‘Maar gisteren wel.’
Ik maak nooit iets mee. Maar gisteren wel. Want toen keek ik naar mijn dochter, zoals ze daar liep. Haar vader en ik zijn niet getrouwd. Haar vader noem ik altijd de vader van mijn kinderen. En mensen raken dan in de war. Want, hij is de vader van mijn kinderen, en we wonen al meer dan dertig jaar onder hetzelfde dak. Maar dat weten ze niet. Dus raken ze in de war als ik dat zo zeg.
En mijn dochter liep daar, terwijl ik naar haar keek. Ze liep naar de gate van het vliegtuig naar Oslo. Ik keek naar haar en zag haar vastberaden tred. Ik dacht bij mezelf: Daar loopt mijn dochter. Met vastberaden tred. Ze kwam híer vandaan en loopt nu dáár naar toe. Ik keek naar haar en zag haar verdwijnen. Slalommend tussen afzetlinten en incheckbalies.
Mijn dochter hoefde niet meer in te checken, toen ik daar stond om naar haar te kijken. Zij was al ingecheckt. We hadden de auto geparkeerd en ze had ingecheckt bij zo’n onbemand incheckpunt waar honderden mensen elke dag inchecken omdat ze de hulp van baliepersoneel niet meer nodig hebben. Ze vertrekken zo vaak van Schiphol. Of ze zijn zo vaardig met dit soort zelfservicezuilen.
Zelfservice is iets heel gewoons geworden. In het ziekenhuis bijvoorbeeld, kun je al uitgekleed in de onderzoekskamer van de dokter terechtkomen zonder ook maar iemand te spreken. Dat de dokter daar dan nog niet is, spreekt voor zich.

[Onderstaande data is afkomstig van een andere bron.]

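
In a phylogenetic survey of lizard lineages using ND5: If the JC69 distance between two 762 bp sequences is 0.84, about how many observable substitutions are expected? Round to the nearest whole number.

Invert JC69: p = (3/4)(1 − e^(−4d/3)) = 0.75 × (1 − e^(-1.12)) = 0.75 × (1 − 0.326280) = 0.505290.
Expected differing sites = pL ≈ 0.505290 × 762 = 385.03098 ≈ 385.

385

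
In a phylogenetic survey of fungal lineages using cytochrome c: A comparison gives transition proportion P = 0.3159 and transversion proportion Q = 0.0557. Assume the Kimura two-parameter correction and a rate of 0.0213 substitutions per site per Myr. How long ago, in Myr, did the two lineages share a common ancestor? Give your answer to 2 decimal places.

14.35

Under the Kimura two-parameter model, d = −½ ln(1 − 2P − Q) − ¼ ln(1 − 2Q).
1 − 2P − Q = 0.3125, giving −½ ln(0.3125) = 0.581575.
1 − 2Q = 0.8886, giving −¼ ln(0.8886) = 0.029527.
d = 0.581575 + 0.029527 = 0.611102.
Under a molecular clock d = 2μt, so t = d/(2μ) = 0.611102 / (2 × 0.0213) = 14.35 Myr.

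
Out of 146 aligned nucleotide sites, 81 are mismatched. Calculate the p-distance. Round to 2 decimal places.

0.55

p = 81/146 = 0.554794… ≈ 0.55 (to 2 d.p.).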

Mijn dochter vloog al vaker. Steeds naar Oslo, dat wel. Dat kost haar wel een maandsalaris. En ze is heel vaardig met zelfservicezuilen. Dus ik kon ongegeneerd trots zijn op mijn dochter. En dat deed ik ook.
En nu nog even een gedicht. Het is van A. Marja en ik heb het gekozen omdat ik nooit getrouwd ben met de vader van mijn kinderen.
Het Huwelijk
Ik heb je alles gegeven:
een gedicht, mijn maandsalaris
en een kind; wil je nu even
kijken of het eten klaar is?
Imitatio
In Ik maak nooit iets mee en andere avonturen beleeft Guus Middag het ene na het andere avontuur. Hij schreef die zo aanstekelijk op, dat hij er de Gouden Griffel 1996 voor kreeg. Hij vertelt over voetbal, over borsten, over honden, over een standbeeld met een badpak aan, over stratenribbelaars, over verliefdheid en nog veel meer. Ieder verhaal eindigt met een gedicht.

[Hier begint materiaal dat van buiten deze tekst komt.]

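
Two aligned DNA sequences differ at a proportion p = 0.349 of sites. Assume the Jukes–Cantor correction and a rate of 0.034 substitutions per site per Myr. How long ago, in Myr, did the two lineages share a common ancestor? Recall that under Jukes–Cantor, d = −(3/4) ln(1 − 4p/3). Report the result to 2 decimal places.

6.91

d = −(3/4) ln(1 − 4p/3) = −0.75 ln(1 − 0.465333) = −0.75 ln(0.534667)
  = −0.75 × (-0.626111) = 0.469583 substitutions/site.
Under a molecular clock d = 2μt, so t = d/(2μ) = 0.469583 / (2 × 0.034) = 6.91 Myr.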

Het verhaal in deze blog is een imitatio op Ik maak nooit iets mee.
In het genre imitatio wordt een gedicht of prozatekst van een (grote) voorganger wordt geïmiteerd naar structuur of klank, thematiek, genre, vorm.
Met de imitatio ontwikkel je het gevoel voor poëzie, de verwoording van emoties, ervaringen en gedachten, en de muzikaliteit van taal.
Letterlijk overschrijven valt buiten de imitatio: dat is plagiëren.

Prachtig Mascha.
Het kennen van je vriend en dochter en jou als schrijver en mens is een groot geschenk.